The third piece of news was that consumer price inflation was up 10.9% in February. Food (which contributes 47% of CPI) was up 13.7%. Clothing and footwear was up 13%. The next piece of inflation data, the Wholesale Price Index is due on Thursday. The WPI was up year-on-year by 6.6% in January. It has a much lower weight for food and clothing and another key CPI item, housing doesn't feature at all.

The inflation numbers are poor. On year-on-year calculations, this is the third month in a row that the CPI is running in double-digits. The divergence between CPI (up) and WPI (down in the last two months) is also tough to reconcile, even given differences in weights of food.

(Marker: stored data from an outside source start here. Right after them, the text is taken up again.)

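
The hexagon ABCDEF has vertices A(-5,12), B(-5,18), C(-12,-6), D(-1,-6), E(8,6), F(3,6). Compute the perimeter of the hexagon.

|AB| = √((0)² + (6)²) = √36 = 6
|BC| = √((-7)² + (-24)²) = √625 = 25
|CD| = √((11)² + (0)²) = √121 = 11
|DE| = √((9)² + (12)²) = √225 = 15
|EF| = √((-5)² + (0)²) = √25 = 5
|FA| = √((-8)² + (6)²) = √100 = 10
Perimeter = 6 + 25 + 11 + 15 + 5 + 10 = 72.

72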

Assuming the numbers are broadly correct (government data is subject to massive revision), one assumes the economy is still bottoming. There has been some pickup in industrial activity and exports are likely to start doing better because the US economy is seeing a slow recovery.
Inflation is going to continue running high because of bottlenecks in food supply, if nothing else. The inflation effect on consumption demand has already been negative as seen in Q3 results and lower auto-sales.

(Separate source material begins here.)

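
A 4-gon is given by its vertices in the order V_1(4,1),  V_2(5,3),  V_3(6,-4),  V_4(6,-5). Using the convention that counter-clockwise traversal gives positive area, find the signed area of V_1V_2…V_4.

-5.5

Apply the surveyor's formula: 2A = Σ (x_i·y_{i+1} − x_{i+1}·y_i), indices taken mod 4.
Σ = (7) + (-38) + (-6) + (26) = -11
Signed area = Σ/2 = -5.5 (negative ⇒ clockwise traversal).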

After the WPI data is released on Thursday, we will have a better idea of the inflation situation. At that stage, the market will possess all the publicly available data pertaining to the RBI's next Credit Policy next Tuesday. Prior to the IIP and CPI release, optimists were hoping for a big rate cut of 50 basis points on the Repurchase rate. The high CPI numbers and ironically, the positive IIP numbers have dashed those hopes.

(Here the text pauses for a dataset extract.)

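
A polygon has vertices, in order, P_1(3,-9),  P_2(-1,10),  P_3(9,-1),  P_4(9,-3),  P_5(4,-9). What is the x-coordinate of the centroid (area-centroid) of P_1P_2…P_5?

977/246

Apply the shoelace (surveyor's) formula. First the cross-terms c_i = x_i·y_{i+1} − x_{i+1}·y_i:
  21, -89, -18, -69, -9  ⇒  2A = -164, A = -82.
Then Σ (x_i + x_{i+1})·c_i = -1954, so x̄ = -1954 / (6·(-82)) = 977/246.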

As of now, the consensus expectation is a minimum cut of 25 basis points. If the WPI numbers are exceptionally good (unlikely), the possibility of a larger cut arises. If the numbers are poor – if the WPI year-on-year change is above 6.75%, the consensus on a rate cut occurring at all will decline.

What is more interesting than the actually RBI action is that will lead to gyrations in the Bank Nifty over the next 4 sessions. Given historical volatility during these periods (the five sessions when IIP, CPI, WPI data is released and the Credit Policy) the index could swing between 11,700 and 12,400. Try and stay on the right side of the moves until March 19-20. Or stay out of financial stocks.